The plan would include monitoring for additional tui chub, tracking population changes if detected, and determining management options including possible changes to trout stocking strategies and implementing chub spawning disruption.
“This is a very troubling discovery that the Forest Service is going to work to address adaptively with ODFW and other partners,” said Jason Wilcox, Fisheries Program Manager with the Umpqua National Forest.
ODFW has conducted invasive fish monitoring each year since the rotenone treatment and in 2008, golden shiners – another small bait fish – were discovered in Diamond Lake.
ODFW sampled via electrofishing and/or conducted additional netting each year to evaluate golden shiner population numbers.
The agency has also removed shiners from the lake, disrupted possible shiner spawning, and checked for tui chub presence. Hundreds of juvenile golden shiners have been sent each year to OSU for positive identification and none were found to be tui chub.
Diamond Lake’s benthic macroinvertebrate population and zooplankton composition have remained healthy, the agency said, and trout condition factors have also indicated the stocked rainbows have an abundant food supply and the fishery has not been negatively impacted by golden shiners or the recently discovered tui chub.
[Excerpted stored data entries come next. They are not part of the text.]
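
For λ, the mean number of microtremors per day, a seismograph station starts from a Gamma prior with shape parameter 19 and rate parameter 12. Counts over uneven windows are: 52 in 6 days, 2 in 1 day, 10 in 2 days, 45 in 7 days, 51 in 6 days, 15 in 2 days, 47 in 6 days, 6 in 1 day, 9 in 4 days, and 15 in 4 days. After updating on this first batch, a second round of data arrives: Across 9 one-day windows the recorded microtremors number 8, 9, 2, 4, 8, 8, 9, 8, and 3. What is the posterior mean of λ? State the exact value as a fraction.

Total count: 52 + 2 + 10 + 45 + 51 + 15 + 47 + 6 + 9 + 15 = 252.
Total exposure: 6 + 1 + 2 + 7 + 6 + 2 + 6 + 1 + 4 + 4 = 39 days.
After the first batch: Gamma(19 + 252, 12 + 39) = Gamma(271, 51).
Total count: 8 + 9 + 2 + 4 + 8 + 8 + 9 + 8 + 3 = 59.
Total exposure: 9 days.
After the second batch: Gamma(271 + 59, 51 + 9) = Gamma(330, 60).
Posterior mean = α'/β' = 330/60 = 11/2.

11/2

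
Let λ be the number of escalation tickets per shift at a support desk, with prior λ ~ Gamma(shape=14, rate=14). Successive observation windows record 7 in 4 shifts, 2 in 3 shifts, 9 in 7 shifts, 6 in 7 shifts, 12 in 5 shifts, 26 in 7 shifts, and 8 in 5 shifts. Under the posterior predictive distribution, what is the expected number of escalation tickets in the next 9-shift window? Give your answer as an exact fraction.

Total count: 7 + 2 + 9 + 6 + 12 + 26 + 8 = 70.
Total exposure: 4 + 3 + 7 + 7 + 5 + 7 + 5 = 38 shifts.
Posterior: α' = 14 + 70 = 84, β' = 14 + 38 = 52.
Predictive mean over a 9-shift window = T·E[λ|data] = 9·84/52 = 189/13.

189/13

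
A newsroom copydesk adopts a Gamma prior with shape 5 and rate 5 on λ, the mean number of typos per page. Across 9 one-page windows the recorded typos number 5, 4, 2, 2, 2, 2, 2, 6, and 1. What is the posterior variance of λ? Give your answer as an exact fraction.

31/196

Total count: 5 + 4 + 2 + 2 + 2 + 2 + 2 + 6 + 1 = 26.
Total exposure: 9 pages.
The Gamma prior is conjugate for the Poisson rate, so λ | data ~ Gamma(5+26, 5+9) = Gamma(31, 14).
Posterior variance = α'/β'² = 31/196.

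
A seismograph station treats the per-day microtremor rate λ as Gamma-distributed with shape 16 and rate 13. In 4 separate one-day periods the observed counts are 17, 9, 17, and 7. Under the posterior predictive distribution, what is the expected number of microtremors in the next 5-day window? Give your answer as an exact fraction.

Total count: 17 + 9 + 17 + 7 = 50.
Total exposure: 4 days.
By Gamma–Poisson conjugacy, the posterior is Gamma(α + Σx, β + Σt) = Gamma(16 + 50, 13 + 4) = Gamma(66, 17).
Predictive mean over a 5-day window = T·E[λ|data] = 5·66/17 = 330/17.

330/17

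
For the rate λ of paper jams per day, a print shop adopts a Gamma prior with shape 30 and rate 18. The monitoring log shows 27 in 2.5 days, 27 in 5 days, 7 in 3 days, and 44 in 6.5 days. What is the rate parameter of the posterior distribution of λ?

Total count: 27 + 27 + 7 + 44 = 105.
Total exposure: 2.5 + 5 + 3 + 6.5 = 17 days.
By Gamma–Poisson conjugacy, the posterior is Gamma(α + Σx, β + Σt) = Gamma(30 + 105, 18 + 17) = Gamma(135, 35).

35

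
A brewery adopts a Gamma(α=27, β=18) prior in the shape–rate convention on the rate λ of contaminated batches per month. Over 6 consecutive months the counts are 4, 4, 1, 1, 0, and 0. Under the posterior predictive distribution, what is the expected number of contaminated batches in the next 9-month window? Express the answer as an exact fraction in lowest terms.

111/8

Total count: 4 + 4 + 1 + 1 + 0 + 0 = 10.
Total exposure: 6 months.
By Gamma–Poisson conjugacy, the posterior is Gamma(α + Σx, β + Σt) = Gamma(27 + 10, 18 + 6) = Gamma(37, 24).
Predictive mean over a 9-month window = T·E[λ|data] = 9·37/24 = 111/8.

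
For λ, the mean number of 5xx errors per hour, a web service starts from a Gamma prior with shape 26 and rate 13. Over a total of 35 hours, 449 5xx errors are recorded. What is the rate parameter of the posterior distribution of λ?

48

Total count 449 over total exposure 35 hours.
The Gamma prior is conjugate for the Poisson rate, so λ | data ~ Gamma(26+449, 13+35) = Gamma(475, 48).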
ODFW has also stocked predacious strains of rainbow trout as called for in the 2004 Diamond Lake Restoration Project Final Environmental Impact Statement. ODFW, the Umpqua National Forest, Oregon State Marine Board and Douglas County conduct extensive public outreach with Diamond Lake visitors on the perils of aquatic invasive species. This outreach includes education, boat washing stations, boater surveys, and contact with anglers.
In September 2006, ODFW successfully treated Diamond Lake with rotenone, ridding the lake of an estimated 90 million tui chub and restored its water quality and recreational rainbow trout fishery.
The nearly $6 million treatment followed years of effort and collaboration among ODFW, the Umpqua National Forest, Oregon Department of Environmental quality and other agencies in the Diamond Lake Working Group.